Acetophenetidin can be formed through two methods, Williamson ether synthesis and amide synthesis. By working in groups of two we were able to complete both methods of synthesis routes. The end result should be the synthesis of a similar product, by verification between the two individuals.
The Synthesis reaction began by removing the colored impurities from the p-phenetidine, accomplished by mixing with HCl and heating. The dark black solution is filtered through a gravity filtration system allowing the slightly pink liquid to pass through the fluted filter paper.This process can be slow to drain leave only the remaining insoluble impurities in the filter. Once the pure sample is collected the crystallization process begins.
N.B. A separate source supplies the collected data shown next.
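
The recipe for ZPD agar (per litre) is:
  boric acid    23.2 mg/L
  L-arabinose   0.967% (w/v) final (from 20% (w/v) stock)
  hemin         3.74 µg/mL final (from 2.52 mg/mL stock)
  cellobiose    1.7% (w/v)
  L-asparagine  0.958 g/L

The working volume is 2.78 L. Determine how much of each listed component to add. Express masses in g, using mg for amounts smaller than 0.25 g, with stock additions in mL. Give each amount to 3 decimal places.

boric acid 64.496 mg; L-arabinose 134.413 mL; hemin 4.126 mL; cellobiose 47.260 g; L-asparagine 2.663 g

Scale factor relative to 1 L: 2.78.
boric acid: 23.2 mg/L × 2.78 L = 64.496 mg
L-arabinose: V = C2·V2/C1 = 0.967% ÷ 20% × 2780 mL = 134.413 mL
hemin: dilute stock: 3.74 µg/mL × 2780 mL ÷ 2520 µg/mL = 4.126 mL
cellobiose: 1.7% w/v = 17 g/L → 17 × 2.78 L = 47.260 g
L-asparagine: 0.958 g/L × 2.78 L = 2.663 g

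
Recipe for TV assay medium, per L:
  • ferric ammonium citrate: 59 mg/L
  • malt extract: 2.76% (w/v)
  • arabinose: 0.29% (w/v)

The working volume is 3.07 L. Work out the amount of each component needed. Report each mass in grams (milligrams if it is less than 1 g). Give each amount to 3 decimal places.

Scale factor relative to 1 L: 3.07.
ferric ammonium citrate: 59 mg/L × 3.07 L = 181.130 mg
malt extract: 2.76 g per 100 mL × 3070 mL ÷ 100 = 84.732 g
arabinose: 0.29 g per 100 mL × 3070 mL ÷ 100 = 8.903 g

ferric ammonium citrate 181.130 mg; malt extract 84.732 g; arabinose 8.903 g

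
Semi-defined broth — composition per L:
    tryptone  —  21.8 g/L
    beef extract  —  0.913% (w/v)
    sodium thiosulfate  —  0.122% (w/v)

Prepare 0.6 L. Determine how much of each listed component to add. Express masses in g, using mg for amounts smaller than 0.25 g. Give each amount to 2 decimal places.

Scale factor relative to 1 L: 0.6.
tryptone: 21.8 g/L × 0.6 L = 13.08 g
beef extract: 0.913% w/v = 9.13 g/L → 9.13 × 0.6 L = 5.48 g
sodium thiosulfate: 0.122 g per 100 mL × 600 mL ÷ 100 = 0.73 g

tryptone 13.08 g; beef extract 5.48 g; sodium thiosulfate 0.73 g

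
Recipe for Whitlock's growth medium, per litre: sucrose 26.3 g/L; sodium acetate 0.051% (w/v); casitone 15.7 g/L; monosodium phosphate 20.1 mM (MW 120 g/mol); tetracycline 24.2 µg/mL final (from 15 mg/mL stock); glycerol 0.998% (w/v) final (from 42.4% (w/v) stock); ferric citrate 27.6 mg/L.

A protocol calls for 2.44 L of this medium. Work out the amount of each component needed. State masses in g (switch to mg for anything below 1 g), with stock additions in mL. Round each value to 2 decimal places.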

Sodium acetate buffer, to maintain a relatively constant pH and acetic anhydride is added to the solution of p-phenetidine in HCl. After mixing and boiling, the solution is placed on Ice where the Crystallization process begins. The crystals are collected in a vacuum filtration using a Buchner funnel.This is a faster method of filtration compared to gravity filters that was preformed early in the experiment.
Once filtered & dried the slight pink, powdery, crude product of Acetophenetidin is formed. By performing a few small test it is determined that ethanol is a good solvent for the recrystallization process. My partner uses the chosen solvent of ethanol where as the amide synthesis part is continued by using ethanol – water solvent. Both methods continue to remove organic impurities and recrystallize a pure product.
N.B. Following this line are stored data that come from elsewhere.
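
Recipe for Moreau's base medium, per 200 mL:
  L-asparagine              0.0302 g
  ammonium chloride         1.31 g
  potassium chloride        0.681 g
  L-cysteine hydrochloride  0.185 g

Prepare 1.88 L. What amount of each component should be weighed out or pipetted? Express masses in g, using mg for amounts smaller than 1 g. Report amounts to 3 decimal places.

Ratio of target to recipe volume: 1880 / 200 = 9.4.
L-asparagine: 0.0302 g × (1880 mL / 200 mL) = 0.28388 g = 283.880 mg
ammonium chloride: 1.31 g × (1880 mL / 200 mL) = 12.314 g
potassium chloride: 0.681 g × (1880 mL / 200 mL) = 6.401 g
L-cysteine hydrochloride: 0.185 g × (1880 mL / 200 mL) = 1.739 g

L-asparagine 283.880 mg; ammonium chloride 12.314 g; potassium chloride 6.401 g; L-cysteine hydrochloride 1.739 g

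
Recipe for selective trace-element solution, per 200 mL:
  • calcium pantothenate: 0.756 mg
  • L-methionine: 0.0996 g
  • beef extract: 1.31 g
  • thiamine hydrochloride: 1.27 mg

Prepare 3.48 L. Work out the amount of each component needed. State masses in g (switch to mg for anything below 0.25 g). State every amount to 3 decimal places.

Scale factor = 3480 mL / 200 mL = 17.4.
calcium pantothenate: 0.756 mg × (3480 mL / 200 mL) = 13.154 mg
L-methionine: 0.0996 g × (3480 mL / 200 mL) = 1.733 g
beef extract: 1.31 g × (3480 mL / 200 mL) = 22.794 g
thiamine hydrochloride: 1.27 mg × (3480 mL / 200 mL) = 22.098 mg

calcium pantothenate 13.154 mg; L-methionine 1.733 g; beef extract 22.794 g; thiamine hydrochloride 22.098 mg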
A sample of crude product is dissolved using ethanol and set to boil. While boiling, water drops are added to watch for a cloudy appearance. This was a tricky task because the solution had a swirl, oil appearance with the water drops, which was considered to be cloudy, however it remained clear. The solution was cooled and set on ice which initiates the crystallization process in both steps.
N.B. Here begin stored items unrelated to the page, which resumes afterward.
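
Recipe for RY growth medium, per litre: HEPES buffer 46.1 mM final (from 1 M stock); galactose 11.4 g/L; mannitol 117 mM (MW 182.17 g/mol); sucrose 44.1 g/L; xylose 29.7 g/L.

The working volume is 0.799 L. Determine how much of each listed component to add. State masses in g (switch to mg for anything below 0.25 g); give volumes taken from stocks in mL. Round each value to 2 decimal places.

HEPES buffer 36.83 mL; galactose 9.11 g; mannitol 17.03 g; sucrose 35.24 g; xylose 23.73 g

Working volume: 0.799 L.
HEPES buffer: C1V1 = C2V2 → 46.1 mM × 799 mL ÷ 1000 mM = 36.83 mL
galactose: 11.4 g/L × 0.799 L = 9.11 g
mannitol: 117 mmol/L × 182.17 g/mol × 0.799 L ÷ 1000 = 17.03 g
sucrose: 44.1 g/L × 0.799 L = 35.24 g
xylose: 29.7 g/L × 0.799 L = 23.73 g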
By filtering in the vacuum filtration once more a clear, shiny snowflake like crystal of pure acetophenetidin is formed. ConclusionThe products formed in both steps were similar in appearance and properties, verifying that both methods form similar products of acetophenetidin. With an exception to human error during the experiment & making calculations, the outcome is the same. Another difference in products was caused by the impurities in the reagents that were not completely filtered out during the experiment.
By looking at the NMR spectra of the Amide and Ether route, you can see unknown peaks of impurities that do not correspond to the product.